Portion Control – it’s worth a 2nd look


This works. I’ve lost nearly 20 lbs in less than 90 days doing this.

Planning/goal setting: I use My Fitness Pal (on my iPhone & iPad Mini). Everyday, every meal.

Exercise: I go to Planet Fitness. Three to four days a week. 60 minutes (minimum) each time. About 60% cardio + 40% strength training. Early morning has worked for me.

Healthy eating: lots of fresh veggies (raw & steamed), fresh fruit (no canned), chicken, fresh fish, eggs, quinoa. Healthy snacks: raw nuts, beef jerky, low fat cheese stick.

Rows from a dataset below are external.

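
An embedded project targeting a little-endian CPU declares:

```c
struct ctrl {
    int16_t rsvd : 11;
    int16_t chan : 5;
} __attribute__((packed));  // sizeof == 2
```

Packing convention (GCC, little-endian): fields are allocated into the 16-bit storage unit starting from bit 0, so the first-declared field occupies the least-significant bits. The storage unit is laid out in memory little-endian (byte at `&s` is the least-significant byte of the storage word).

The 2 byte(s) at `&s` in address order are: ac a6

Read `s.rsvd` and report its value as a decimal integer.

[0]=0xac [1]=0xa6 (little-endian) → word 0xa6ac
rsvd [0+:11] = (word>>0) & 0x7ff = 1708  ←
chan [11+:5] = (word>>11) & 0x1f = 20
rsvd signed 11b, MSB=1: 1708 - 2048 = -340

-340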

Portion control: no, I have not starved. I can eat far less than I thought. Load up on veggies. Cut back on breads. Use My Fitness Pal to determine meat portion size.

Back Ache

It’s been a slow week workout-wise. My back has been hurting for over 2 months now. I ended up at my doctor’s office. It seems my new office chair is the culprit. I’m test driving a new chair and I’m using a foot riser. Both have really helped – no back pain while st my desk.

My doctor told me to slow it down this week. He really discouraged me from working out – I listened to him. I’ve missed it.

But the meds he gave me and the slower pace this week seemed to have helped. I’m going back to the gym today. Probably will focus mainly on cardio and avoid the ab room (something that my doc thought was causing me more back pain) until next week.

My weight seems to have stayed even this week. I had 3 lunch appointments this past week. I did well in making good choices, but missing the exercise seems to have slowed up my weight loss.